The building's plan comprises three units, with evidence of a buttery and pantry at the south end, a two-bay hall, and a two-and-a-half-bay parlour wing extending across the north end of the hall; the parlour wing is shorter at the west, likely containing a stair. A large stack is built into the lower end of the hall, backing onto a cross passage. There is evidence suggesting a large window once existed to the front in the upper bay of the hall. An external lateral stack on the north end serves the parlour and solar. Inspection has revealed smoke blackening in the roof over the hall and service end, with suggestions that the upper bay of the hall was formerly open to the roof.
The south front includes a hipped dormer with a two-light, early 18th-century casement window featuring rectangular leaded glazing. A dripboard is present across the north gable with a 19th-century mullioned and transomed window beneath. Narrow lights with leaded glazing are generally used throughout. Plaster coves line the eaves, and a smaller coved cornice sits under the jetty, which projects over where windows have been removed. An assortment of mullioned windows are found on the first floor, with one on the ground floor near the south end. Mullioned and transomed windows are present on the ground floor of the hall and parlour. A 19th-century door now enters a lobby beside the chimney. A low projecting plinth is visible.

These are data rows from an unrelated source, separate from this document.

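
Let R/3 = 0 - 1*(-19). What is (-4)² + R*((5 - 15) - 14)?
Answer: -1352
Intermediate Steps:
R = 57 (R = 3*(0 - 1*(-19)) = 3*(0 + 19) = 3*19 = 57)
(-4)² + R*((5 - 15) - 14) = (-4)² + 57*((5 - 15) - 14) = 16 + 57*(-10 - 14) = 16 + 57*(-24) = 16 - 1368 = -1352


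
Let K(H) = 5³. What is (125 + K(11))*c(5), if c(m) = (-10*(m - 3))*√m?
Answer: -5000*√5 ≈ -11180.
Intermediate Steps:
K(H) = 125
c(m) = √m*(30 - 10*m) (c(m) = (-10*(-3 + m))*√m = (30 - 10*m)*√m = √m*(30 - 10*m))
(125 + K(11))*c(5) = (125 + 125)*(10*√5*(3 - 1*5)) = 250*(10*√5*(3 - 5)) = 250*(10*√5*(-2)) = 250*(-20*√5) = -5000*√5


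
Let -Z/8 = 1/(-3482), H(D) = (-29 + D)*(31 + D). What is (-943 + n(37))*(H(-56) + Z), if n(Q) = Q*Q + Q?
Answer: 1712928227/1741 ≈ 9.8388e+5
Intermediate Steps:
n(Q) = Q + Q² (n(Q) = Q² + Q = Q + Q²)
Z = 4/1741 (Z = -8/(-3482) = -8*(-1/3482) = 4/1741 ≈ 0.0022975)
(-943 + n(37))*(H(-56) + Z) = (-943 + 37*(1 + 37))*((-899 + (-56)² + 2*(-56)) + 4/1741) = (-943 + 37*38)*((-899 + 3136 - 112) + 4/1741) = (-943 + 1406)*(2125 + 4/1741) = 463*(3699629/1741) = 1712928227/1741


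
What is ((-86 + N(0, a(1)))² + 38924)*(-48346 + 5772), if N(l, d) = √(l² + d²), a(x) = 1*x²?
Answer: -1964747526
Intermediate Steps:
a(x) = x²
N(l, d) = √(d² + l²)
((-86 + N(0, a(1)))² + 38924)*(-48346 + 5772) = ((-86 + √((1²)² + 0²))² + 38924)*(-48346 + 5772) = ((-86 + √(1² + 0))² + 38924)*(-42574) = ((-86 + √(1 + 0))² + 38924)*(-42574) = ((-86 + √1)² + 38924)*(-42574) = ((-86 + 1)² + 38924)*(-42574) = ((-85)² + 38924)*(-42574) = (7225 + 38924)*(-42574) = 46149*(-42574) = -1964747526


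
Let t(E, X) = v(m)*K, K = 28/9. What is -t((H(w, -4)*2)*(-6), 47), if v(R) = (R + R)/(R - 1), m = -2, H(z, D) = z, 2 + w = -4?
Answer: -112/27 ≈ -4.1481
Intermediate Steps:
w = -6 (w = -2 - 4 = -6)
K = 28/9 (K = 28*(⅑) = 28/9 ≈ 3.1111)
v(R) = 2*R/(-1 + R) (v(R) = (2*R)/(-1 + R) = 2*R/(-1 + R))
t(E, X) = 112/27 (t(E, X) = (2*(-2)/(-1 - 2))*(28/9) = (2*(-2)/(-3))*(28/9) = (2*(-2)*(-⅓))*(28/9) = (4/3)*(28/9) = 112/27)
-t((H(w, -4)*2)*(-6), 47) = -1*112/27 = -112/27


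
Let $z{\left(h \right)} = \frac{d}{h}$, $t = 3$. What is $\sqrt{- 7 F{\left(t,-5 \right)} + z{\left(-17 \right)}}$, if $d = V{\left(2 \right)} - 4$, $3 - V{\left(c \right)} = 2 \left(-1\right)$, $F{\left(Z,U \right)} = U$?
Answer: $\frac{3 \sqrt{1122}}{17} \approx 5.9111$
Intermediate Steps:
$V{\left(c \right)} = 5$ ($V{\left(c \right)} = 3 - 2 \left(-1\right) = 3 - -2 = 3 + 2 = 5$)
$d = 1$ ($d = 5 - 4 = 1$)
$z{\left(h \right)} = \frac{1}{h}$ ($z{\left(h \right)} = 1 \frac{1}{h} = \frac{1}{h}$)
$\sqrt{- 7 F{\left(t,-5 \right)} + z{\left(-17 \right)}} = \sqrt{\left(-7\right) \left(-5\right) + \frac{1}{-17}} = \sqrt{35 - \frac{1}{17}} = \sqrt{\frac{594}{17}} = \frac{3 \sqrt{1122}}{17}$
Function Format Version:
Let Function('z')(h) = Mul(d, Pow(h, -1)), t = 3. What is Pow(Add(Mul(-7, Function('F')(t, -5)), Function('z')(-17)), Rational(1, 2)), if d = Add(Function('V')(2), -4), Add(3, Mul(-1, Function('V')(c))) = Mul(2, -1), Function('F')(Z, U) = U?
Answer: Mul(Rational(3, 17), Pow(1122, Rational(1, 2))) ≈ 5.9111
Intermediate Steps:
Function('V')(c) = 5 (Function('V')(c) = Add(3, Mul(-1, Mul(2, -1))) = Add(3, Mul(-1, -2)) = Add(3, 2) = 5)
d = 1 (d = Add(5, -4) = 1)
Function('z')(h) = Pow(h, -1) (Function('z')(h) = Mul(1, Pow(h, -1)) = Pow(h, -1))
Pow(Add(Mul(-7, Function('F')(t, -5)), Function('z')(-17)), Rational(1, 2)) = Pow(Add(Mul(-7, -5), Pow(-17, -1)), Rational(1, 2)) = Pow(Add(35, Rational(-1, 17)), Rational(1, 2)) = Pow(Rational(594, 17), Rational(1, 2)) = Mul(Rational(3, 17), Pow(1122, Rational(1, 2)))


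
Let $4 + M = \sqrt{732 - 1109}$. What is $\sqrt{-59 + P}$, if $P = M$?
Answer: $\sqrt{-63 + i \sqrt{377}} \approx 1.2092 + 8.0288 i$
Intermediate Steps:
$M = -4 + i \sqrt{377}$ ($M = -4 + \sqrt{732 - 1109} = -4 + \sqrt{-377} = -4 + i \sqrt{377} \approx -4.0 + 19.416 i$)
$P = -4 + i \sqrt{377} \approx -4.0 + 19.416 i$
$\sqrt{-59 + P} = \sqrt{-59 - \left(4 - i \sqrt{377}\right)} = \sqrt{-63 + i \sqrt{377}}$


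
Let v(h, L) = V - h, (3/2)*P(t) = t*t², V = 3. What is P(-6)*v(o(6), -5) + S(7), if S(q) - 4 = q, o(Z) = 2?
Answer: -133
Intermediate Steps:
S(q) = 4 + q
P(t) = 2*t³/3 (P(t) = 2*(t*t²)/3 = 2*t³/3)
v(h, L) = 3 - h
P(-6)*v(o(6), -5) + S(7) = ((⅔)*(-6)³)*(3 - 1*2) + (4 + 7) = ((⅔)*(-216))*(3 - 2) + 11 = -144*1 + 11 = -144 + 11 = -133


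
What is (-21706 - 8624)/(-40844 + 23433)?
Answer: 30330/17411 ≈ 1.7420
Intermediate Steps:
(-21706 - 8624)/(-40844 + 23433) = -30330/(-17411) = -30330*(-1/17411) = 30330/17411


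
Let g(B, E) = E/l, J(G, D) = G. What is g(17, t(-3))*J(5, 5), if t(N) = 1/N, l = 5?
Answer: -⅓ ≈ -0.33333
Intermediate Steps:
g(B, E) = E/5
g(17, t(-3))*J(5, 5) = ((⅕)/(-3))*5 = ((⅕)*(-⅓))*5 = -1/15*5 = -⅓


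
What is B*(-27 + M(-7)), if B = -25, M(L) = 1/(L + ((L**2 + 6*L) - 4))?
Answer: 2725/4 ≈ 681.25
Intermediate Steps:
M(L) = 1/(-4 + L**2 + 7*L) (M(L) = 1/(L + (-4 + L**2 + 6*L)) = 1/(-4 + L**2 + 7*L))
B*(-27 + M(-7)) = -25*(-27 + 1/(-4 + (-7)**2 + 7*(-7))) = -25*(-27 + 1/(-4 + 49 - 49)) = -25*(-27 + 1/(-4)) = -25*(-27 - 1/4) = -25*(-109/4) = 2725/4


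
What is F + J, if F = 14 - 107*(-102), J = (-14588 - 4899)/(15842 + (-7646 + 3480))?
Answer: 127575841/11676 ≈ 10926.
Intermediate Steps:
J = -19487/11676 (J = -19487/(15842 - 4166) = -19487/11676 ≈ -1.6690)
F = 10928 (F = 14 + 10914 = 10928)
F + J = 10928 - 19487/11676 = 127575841/11676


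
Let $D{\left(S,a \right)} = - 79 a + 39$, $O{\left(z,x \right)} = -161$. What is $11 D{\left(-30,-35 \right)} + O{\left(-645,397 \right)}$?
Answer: $30683$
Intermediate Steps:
$D{\left(S,a \right)} = 39 - 79 a$
$11 D{\left(-30,-35 \right)} + O{\left(-645,397 \right)} = 11 \left(39 - -2765\right) - 161 = 11 \left(39 + 2765\right) - 161 = 11 \cdot 2804 - 161 = 30844 - 161 = 30683$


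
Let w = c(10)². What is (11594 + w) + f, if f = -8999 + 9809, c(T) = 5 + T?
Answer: 12629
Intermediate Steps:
w = 225 (w = (5 + 10)² = 15² = 225)
f = 810
(11594 + w) + f = (11594 + 225) + 810 = 11819 + 810 = 12629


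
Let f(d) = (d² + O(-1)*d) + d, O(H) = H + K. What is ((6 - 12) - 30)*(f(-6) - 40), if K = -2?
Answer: -288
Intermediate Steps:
O(H) = -2 + H (O(H) = H - 2 = -2 + H)
f(d) = d² - 2*d (f(d) = (d² + (-2 - 1)*d) + d = (d² - 3*d) + d = d² - 2*d)
((6 - 12) - 30)*(f(-6) - 40) = ((6 - 12) - 30)*(-6*(-2 - 6) - 40) = (-6 - 30)*(-6*(-8) - 40) = -36*(48 - 40) = -36*8 = -288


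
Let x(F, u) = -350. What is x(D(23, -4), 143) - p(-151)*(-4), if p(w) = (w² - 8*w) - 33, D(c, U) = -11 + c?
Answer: 95554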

The south gable of Bell Street has a dripboard across the gable eaves and a six-light mullioned window at the center of the first floor, along with a similar window near the corner on the ground floor. A large lateral stack at the rear of the service end did not appear in a drawing by J C Buckler from 1834. This drawing shows a long, two-story range along Bell Street, partly weatherboarded and partly plastered or brick, with an octagonal kiln roof rising from a corbelled base in the center. This range survives as part of the house, featuring steep old tile roofs, slated eaves to the most westerly part, 19th-century mullioned windows, and chimneys with heavy coupled diagonal shafts. The kiln roof has been replaced by a higher plastered section gabled to the street with wide overhanging verges. A three-story, weatherboarded building with a projecting sack hoist once stood beyond the west end of the Bell Street frontage, but was rebuilt as a facsimile between 1980 and 1981. The building is considered a most important medieval house and a key feature of the town centre’s character.